Around December 1932, Marian Rejewski of the Polish Cipher Bureau used the theory of permutations and flaws in the German military message procedures to break the message keys of the plugboard Enigma machine. Rejewski did that without knowing the machine wiring, so the result did not allow the Poles to read any messages. However, the French had a spy with access to German cipher materials that included the daily keys used in September and October 1932. Those keys included the plugboard settings. The French gave the material to the Poles, and Rejewski used some of that material and the message traffic in September and October to solve for the unknown rotor wiring.

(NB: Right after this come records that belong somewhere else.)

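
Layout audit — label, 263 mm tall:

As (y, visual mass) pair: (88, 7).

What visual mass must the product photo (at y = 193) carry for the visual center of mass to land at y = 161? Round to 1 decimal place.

w ≈ 16.0

Known: weight 7 with moment 7·88 = 616.
Balance at y = 161 requires (616 + w·193) / (7 + w) = 161.
Rearranging, w·(193 − 161) = 161·7 − 616 = 511, so w ≈ 511/32 = 15.97.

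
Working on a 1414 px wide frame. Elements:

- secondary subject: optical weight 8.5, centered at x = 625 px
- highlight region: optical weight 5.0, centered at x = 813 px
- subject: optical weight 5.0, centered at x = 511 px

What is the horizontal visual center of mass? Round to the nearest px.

x ≈ 645

Total weight = 8.5 + 5.0 + 5.0 = 18.5.
Σw·x = 8.5·625 + 5.0·813 + 5.0·511 = 11932.5, so x̄ = 11932.5/18.5 ≈ 645.00.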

Consequently, the Poles were able to build their own Enigma machines, which were called Enigma doubles. Rejewski was aided by cryptanalysts Jerzy Różycki and Henryk Zygalski, both of whom had been recruited with Rejewski from Poznań University. The Polish Cipher Bureau developed techniques to defeat the plugboard and find all components of the daily key, which enabled the Cipher Bureau to read the German’s Enigma messages. Over time, the German cryptographic procedures improved, and the Cipher Bureau developed techniques and designed mechanical devices to continue breaking the Enigma traffic. As part of that effort, the Poles exploited quirks of the rotors, compiled catalogs, built a cyclometer to help make a catalog with 100,000 entries, made Zygalski sheets and built the electro-mechanical cryptologic bomb to search for rotor settings. In 1938, the Germans added complexity to the Enigma machines that finally became too expensive for the Poles to counter. The Poles had six bomby, but when the Germans added two more rotors, ten times as many bomby were needed, but the Poles did not have the resources.
source: Wikipedia
People of Bletchley Park
It is estimated that about 10,000 people worked in Bletchley Park during the war (remember, Milton Keynes was only a small village with population of 50 people) and approximately another 10,000 overseas, intercepting German messages (at so called “Y stations“) and spying.

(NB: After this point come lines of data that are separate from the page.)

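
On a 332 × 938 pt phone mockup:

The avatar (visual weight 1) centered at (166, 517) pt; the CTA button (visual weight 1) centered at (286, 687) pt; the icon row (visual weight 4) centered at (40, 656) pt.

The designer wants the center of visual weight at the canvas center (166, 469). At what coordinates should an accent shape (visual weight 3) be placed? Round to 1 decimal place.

(294.0, 131.0)

After adding the accent shape, total weight = 1 + 1 + 4 + 3 = 9.
x: target moment 9×166 = 1494; current 1·166 + 1·286 + 4·40 = 612; the accent shape supplies 882, so x = 882/3 ≈ 294.00.
y: target moment 9×469 = 4221; current 1·517 + 1·687 + 4·656 = 3828; the accent shape supplies 393, so y = 393/3 ≈ 131.00.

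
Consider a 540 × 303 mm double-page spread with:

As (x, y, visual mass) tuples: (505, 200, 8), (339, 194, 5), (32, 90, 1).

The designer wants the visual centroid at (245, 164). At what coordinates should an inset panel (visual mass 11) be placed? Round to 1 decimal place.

(32.5, 130.9)

With the inset panel, Σw becomes 8 + 5 + 1 + 11 = 25.
x: need Σw·x = 25·245 = 6125. Existing = 8·505 + 5·339 + 1·32 = 5767. Remainder 358 / 11 ≈ 32.55.
y: need Σw·y = 25·164 = 4100. Existing = 8·200 + 5·194 + 1·90 = 2660. Remainder 1440 / 11 ≈ 130.91.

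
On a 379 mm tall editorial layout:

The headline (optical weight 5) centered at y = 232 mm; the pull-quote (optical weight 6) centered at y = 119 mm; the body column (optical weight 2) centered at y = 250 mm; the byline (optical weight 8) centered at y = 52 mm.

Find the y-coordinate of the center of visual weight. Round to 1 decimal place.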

First question that came to my mind was: How British Intelligence (GC&CS) actually managed to keep the whole operation in secret?
Well, apparently they employed very loyal people indeed. They didn’t talk about what they do. Simple as that (is it?). Those that are still alive, still don’t talk (as far as I remember correctly confidentiality documents they signed at the time expired in 1974).
Women made up the majority of the personnel at Bletchley Park, and not only in supporting roles: they made a significant contribution to the codebreaking process.
Visiting Bletchley Park
If you got that far and didn’t fall asleep means that you are seriously interested in a subject.
On the official website of Bletchley Park Trust you can find more information about visiting times, address and even download an app.
Adult ticket costs £17,50 and is valid for a year (Feb 2017).